I’m still good with the fact that Counting Zeros has ground rules and goals that are daily, weekly and quarterly, but this weekend the card game caused a re-think.
For those of you new to the blog or regular readers who remain a bit sketchy about how the cards work, the Deck of Small Change is a game I invented.
Counting Zeros involves weekly personal finance assignments (daily would’ve been insane and monthly a bit wimpy). I came up with the assignments. Many might prove useful to other people, but they were designed to help me.
I thought about publishing them at the outset — all 52 chores that lay ahead. And then I thought better of it. It might either bore or terrify my readers. It would both bore and terrify me.

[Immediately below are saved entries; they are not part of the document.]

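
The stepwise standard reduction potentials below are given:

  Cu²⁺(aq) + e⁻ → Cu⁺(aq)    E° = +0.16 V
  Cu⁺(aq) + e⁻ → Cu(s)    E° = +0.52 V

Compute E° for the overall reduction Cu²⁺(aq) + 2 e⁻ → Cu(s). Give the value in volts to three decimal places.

+0.340 V

Standard free energies of sequential steps add: ΔG°₃ = ΔG°₁ + ΔG°₂, so n₃E°₃ = n₁E°₁ + n₂E°₂.
E°₃ = (1×+0.16 + 1×+0.52) / 2 = (+0.680) / 2 = +0.340 V.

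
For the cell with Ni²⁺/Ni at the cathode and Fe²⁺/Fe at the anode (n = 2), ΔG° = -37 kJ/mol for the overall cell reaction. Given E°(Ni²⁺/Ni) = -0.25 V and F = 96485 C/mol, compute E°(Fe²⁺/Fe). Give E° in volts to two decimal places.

E°cell = −ΔG°/(nF) = −(-37×10³)/((2)(96485)) = +0.192 V.
Since Ni²⁺/Ni is the cathode and Fe²⁺/Fe the anode, E°cell = E°(Ni²⁺/Ni) − E°(Fe²⁺/Fe).
So E°(Fe²⁺/Fe) = E°(Ni²⁺/Ni) − E°cell = (-0.25) − (+0.192) = -0.44 V.

-0.44 V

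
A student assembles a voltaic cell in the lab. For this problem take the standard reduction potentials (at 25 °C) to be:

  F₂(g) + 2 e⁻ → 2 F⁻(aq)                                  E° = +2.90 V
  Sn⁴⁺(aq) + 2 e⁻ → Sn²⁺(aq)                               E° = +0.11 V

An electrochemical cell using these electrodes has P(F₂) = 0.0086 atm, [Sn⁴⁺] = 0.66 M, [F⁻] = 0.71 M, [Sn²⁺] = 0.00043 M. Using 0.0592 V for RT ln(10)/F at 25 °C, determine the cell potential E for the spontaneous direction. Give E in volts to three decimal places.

F₂/F⁻ is the cathode (higher E°), Sn⁴⁺/Sn²⁺ the anode: E°cell = +2.90 − (+0.11) = +2.79 V, n = 2.
Overall: F₂(g) + Sn²⁺(aq) → 2 F⁻(aq) + Sn⁴⁺(aq)
Q = [F⁻]^2·[Sn⁴⁺] / (P(F₂)·[Sn²⁺]); log Q = 4.954.
E = E° − (0.0592/n) log Q = +2.79 − (0.0592/2)(4.954) = +2.643 V.

+2.643 V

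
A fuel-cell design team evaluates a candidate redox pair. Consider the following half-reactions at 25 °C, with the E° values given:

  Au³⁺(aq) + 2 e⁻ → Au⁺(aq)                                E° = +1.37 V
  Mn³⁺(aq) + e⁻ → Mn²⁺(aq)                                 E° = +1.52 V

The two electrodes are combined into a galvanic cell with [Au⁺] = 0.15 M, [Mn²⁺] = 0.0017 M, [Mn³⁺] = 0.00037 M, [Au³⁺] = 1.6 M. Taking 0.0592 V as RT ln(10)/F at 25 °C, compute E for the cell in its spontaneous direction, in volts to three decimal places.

+0.080 V

Mn³⁺/Mn²⁺ is the cathode (higher E°), Au³⁺/Au⁺ the anode: E°cell = +1.52 − (+1.37) = +0.15 V, n = 2.
Overall: 2 Mn³⁺(aq) + Au⁺(aq) → 2 Mn²⁺(aq) + Au³⁺(aq)
Q = [Mn²⁺]^2·[Au³⁺] / ([Mn³⁺]^2·[Au⁺]); log Q = 2.353.
E = E° − (0.0592/n) log Q = +0.15 − (0.0592/2)(2.353) = +0.080 V.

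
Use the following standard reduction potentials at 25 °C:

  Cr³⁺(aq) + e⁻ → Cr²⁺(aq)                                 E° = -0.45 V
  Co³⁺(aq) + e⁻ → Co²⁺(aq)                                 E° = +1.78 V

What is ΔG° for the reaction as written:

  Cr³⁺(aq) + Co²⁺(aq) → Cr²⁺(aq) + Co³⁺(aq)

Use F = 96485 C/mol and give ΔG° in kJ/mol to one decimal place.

As written, Cr³⁺/Cr²⁺ is reduced (cathode) and Co³⁺/Co²⁺ is oxidised (anode), so E°cell = (-0.45) − (+1.78) = -2.23 V.
Balancing electrons gives n = 1.
ΔG° = −nFE° = −(1)(96485)(-2.23) = 215,162 J = +215.2 kJ/mol.

+215.2 kJ/mol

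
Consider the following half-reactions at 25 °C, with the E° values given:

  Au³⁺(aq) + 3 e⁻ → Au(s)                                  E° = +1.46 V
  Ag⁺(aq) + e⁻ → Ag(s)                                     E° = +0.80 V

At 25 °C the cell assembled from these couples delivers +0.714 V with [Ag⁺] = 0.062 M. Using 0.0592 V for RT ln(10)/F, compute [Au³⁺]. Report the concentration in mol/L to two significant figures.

0.13 M

Au³⁺/Au is the cathode, Ag⁺/Ag the anode: E°cell = +0.66 V, n = 3.
Overall reaction: Au³⁺(aq) + 3 Ag(s) → Au(s) + 3 Ag⁺(aq); Q = [Ag⁺]^3/[Au³⁺]^1.
From E = E° − (0.0592/n) log Q: log Q = (E° − E)·n/0.0592 = (+0.66 − (+0.714))·3/0.0592 = -2.7365.
So 1·log[Au³⁺] = 3·log(0.062) − log Q = -3.6228 − (-2.7365) = -0.8863; [Au³⁺] = 10^(-0.8863) ≈ 0.13 M.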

That’s when it struck me that Counting Zeros needed an element of surprise and randomness, so I came up with the idea to use cards. There are 52 weeks in a year and 52 cards in a deck. Letting the luck of the draw determine the assignment makes the project less painful for me … the whimsy distracts me from the idea that devoting a year of my life to sorting out my finances could prove a gift from a sadistic, inner troll.
But a month into the game, I realise I’ve over-engineered the cards — because there are four suits, I wanted four different types of homework assignments. This means that only one suit (just 13 of the 52 cards), involves practical money exercises; leaving me 39 weeks of research, tutorials or field work. None of these really force me to behave differently with my money. And that can’t be right — I need more than 25% of the year’s exercises to involve learning-by-doing. So hence forth, a minor adjustment. I’m blurring the suits like this:
- Both Spades and Clubs will be about doing things differently. Either practical exercises or field trips — but not 13 of each; I’ve swapped out some of the field trips to UP the number of practical tasks.
- Similarly, both of the red suits involve educating myself. For the most part a Heart or a Diamond spells plain, simple research. On the odd occasion when a topic proves particularly head-wrecking (at a guess, pensions) I’ll put together a tutorial.
Today’s card is the Jack of Spades and according to my newly re-gigged spreadsheet, this Jack involves the time consuming exercise of creating a filing system for my financial paperwork.
Currently heaps of bills and statements and tax forms are bunched up together and crushed into drawers of my desk at work — or into file boxes I’ve kicked under my desk (next to about 4 pairs of old shoes). Since I am not in the office today, I’ll take a photo tomorrow. I want a BEFORE and AFTER on this one.
I read a book about filing years ago. OK, it was a CHAPTER in book — but it changed my life forever (not kidding). I’ll explain more about that when I debrief my assignment next weekend.